| 09-21-2012, 01:43 PM||Joined Aug 2008 - away - #1|
Pasadena officer named in perjury complaint - Pasadena Star-News
PASADENA - A complaint alleging that Pasadena Police Officer Kevin Okamoto perjured himself during the investigation and prosecution of Edward Damas has been filed with the Pasadena Police Department.
The complaint, received Monday, is the latest of several written complaints and signed declarations alleging gross misconduct by Pasadena officers.
Okamoto is named in many of those complaints, which accuse Pasadena police officers of kidnapping, beating and threatening to k!ll witnesses.
Damas' attorney Michael Kraut has called for the Los Angeles County District Attorney's Office to bring criminal charges against Okamoto.
"The D.A.'s Office needs to step up, dismiss the charges against Damas and prosecute the real felon in this case - Kevin Okamoto," Kraut said.
In July, the allegations against the department were forwarded to the D.A.'s Justice System Integrity Division and remain under review, according to officials.
Pasadena Deputy Police Chief Darryl Qualls said in an email that the department was in the process of "reading and reviewing" the complaint and would forward it to the L.A. County Sheriff's Department for independent review and take "appropriate action" based on the results.
The sheriff's Internal Affairs Bureau has been under contract with Pasadena to investigate allegations of police misconduct since April, officials said.
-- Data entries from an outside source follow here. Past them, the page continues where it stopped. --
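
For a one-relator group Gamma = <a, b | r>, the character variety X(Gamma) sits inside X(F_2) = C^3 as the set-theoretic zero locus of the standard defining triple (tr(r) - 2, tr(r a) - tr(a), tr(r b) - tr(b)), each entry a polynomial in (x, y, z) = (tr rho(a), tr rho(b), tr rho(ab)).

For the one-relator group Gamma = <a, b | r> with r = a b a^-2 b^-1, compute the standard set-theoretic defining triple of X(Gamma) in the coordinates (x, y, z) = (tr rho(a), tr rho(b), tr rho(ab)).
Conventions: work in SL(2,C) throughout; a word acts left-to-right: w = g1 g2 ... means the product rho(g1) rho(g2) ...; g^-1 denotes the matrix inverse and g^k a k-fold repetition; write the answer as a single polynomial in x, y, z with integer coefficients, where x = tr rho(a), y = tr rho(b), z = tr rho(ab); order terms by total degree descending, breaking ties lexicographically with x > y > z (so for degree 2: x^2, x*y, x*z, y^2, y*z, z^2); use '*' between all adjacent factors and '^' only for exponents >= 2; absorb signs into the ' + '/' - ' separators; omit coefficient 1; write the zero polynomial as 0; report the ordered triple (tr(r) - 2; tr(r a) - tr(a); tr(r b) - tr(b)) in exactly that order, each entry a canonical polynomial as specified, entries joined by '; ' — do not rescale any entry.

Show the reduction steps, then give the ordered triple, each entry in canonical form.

-x^2*y*z + x^3 + x*y^2 + x*z^2 - 3*x - 2; -x^3*y*z + x^4 + x^2*y^2 + x^2*z^2 - 4*x^2 - x + 2; x*y - y - z

tr(b a^-1) = tr(b) * tr(a) - tr(b a)   [inverse elimination on a] = x*y - z
tr(b a b) = tr(b) * tr(a b) - tr(a)   [square of b] = y*z - x
tr(b a b a) = tr(b a) * tr(b a) - tr(1)   [split at a repeated b] = z^2 - 2
tr(a^-1 b a b) = tr(b a b) * tr(a) - tr(b a b a)   [inverse elimination on a] = x*y*z - x^2 - z^2 + 2
tr(a b a^-2 b) = tr(a^-1 b a b) * tr(a) - tr(a^-1 b a b a)   [inverse elimination on a] = x^2*y*z - x^3 - x*z^2 - y*z + 3*x
tr(a b a^-2 b^-1) = tr(a b a^-2) * tr(b) - tr(a b a^-2 b)   [inverse elimination on b] = -x^2*y*z + x^3 + x*y^2 + x*z^2 - 3*x
tr(a^2 b) = tr(a) * tr(b a) - tr(b) = x*z - y
tr(a^2) = tr(a) * tr(a) - tr(1) = x^2 - 2
tr(b a^2 b) = tr(b) * tr(a^2 b) - tr(a^2) = x*y*z - x^2 - y^2 + 2
tr(b a^2 b a) = tr(a) * tr(b a b a) - tr(b a b) = x*z^2 - y*z - x
tr(a^2 b a^-1 b) = tr(b a^2 b) * tr(a) - tr(b a^2 b a) = x^2*y*z - x^3 - x*y^2 - x*z^2 + y*z + 3*x
tr(a^-1 b^-1 a^2 b) = tr(a^2 b a^-1) * tr(b) - tr(a^2 b a^-1 b) = -x^2*y*z + x^3 + x*y^2 + x*z^2 - 3*x
tr(a b a^-2 b^-1 a) = tr(a^-1 b^-1 a^2 b) * tr(a) - tr(a^-1 b^-1 a^2 b a) = -x^3*y*z + x^4 + x^2*y^2 + x^2*z^2 - 4*x^2 + 2
assemble the triple (tr(r) - 2; tr(r a) - x; tr(r b) - y)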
The complaint received Monday stems from Okamoto's alleged misconduct during the Damas investigation and subsequent criminal trial. Damas was alleged to have hit a patron during a 2009 bar brawl at Wockano Restaurant and Bar. After a hung jury in his first trial Damas is to be retried.
According to the declaration signed by Alexander Andres, who worked at Wockano, Okamoto asked him in December 2009 to enter Damas' jail cell while wearing a recording device and "solicit" information from the suspect. Okamoto has denied the claim.
However, Andres signed a declaration under penalty of perjury stating that Okamoto told him to "act like I didn't know what was going (on) and to ask Mr. Damas questions about what happened in the bar."
In a written report, Okamoto wrote that he instructed Andres to "possibly solicit incriminating statements" from Damas.
The tape of the conversation between Andres and Damas is missing, Kraut said.
In court Okamoto testified he handed over all the evidence in the Wockano brawl investigation. In May, the court declared that the officer failed to turn over a substantial amount of evidence.
Okamoto also failed to turn over a transcript of an interview with a witness, according to court documents.
Kraut said the withheld evidence would have vindicated Damas.
In his declaration, Andres said he felt pressured by Okamoto to provide a statement to harm Damas' case and that Okamoto fed him facts.
"It is now crystal clear that Officer Okamoto committed blatant perjury to material issues in this trial," Kraut said. "He hid evidence; other evidence disappeared."
The police misconduct complaints by Kraut and other attorneys came soon after March 24 slaying of unarmed teenager Kendrec McDade.
His shooting death is being investigated by the Los Angeles County Office of Independent Review, the Sheriff's Officer Involved Shooting Team, the PPD Internal Affairs Bureau and the FBI.
In other complaints, Ryan Tellez signed a declaration in July accusing Okamoto of instructing him on which testimony to provide in the Damas case; Jeremi Carr accused Okamoto and Detective William Broghamer of kidnapping him in 2007. Carr said the officers took him to Pasadena Police Headquarters where Broghamer allegedly beat Carr when he refused to make false incriminating statements in a murder case.
David Miranda, a retired Pasadena crime scene investigator, said Okamoto once asked him to omit information to secure a conviction.
Jamaul Harvey, who has filed a misconduct complaint against the Pasadena police, said Detective Keith Gomez threatened to k!ll him during questioning in 2007.
In 2008 Harvey was acquitted of the 2006 murder of Tommie Evans in Pasadena. A juror submitted a signed declaration that she believed Gomez lied on the stand to ensure a conviction.
All the complaints by Harvey, Tellez, Carr and Miranda have been forwarded to the Sheriff's Internal Affairs Bureau.
Kraut and Harvey's attorney Pamela Dansby De Catur said the Pasadena police and county prosecutors must review all of Okamoto's cases from his decade on the force.
"When allegations like this are coming forth again and again every investigation they have done in the past come into question," Dansby De Catur said.
Qualls' statement said the department takes the complaints seriously and works hard "to maintain the trust that the community has placed with the Pasadena Police Department."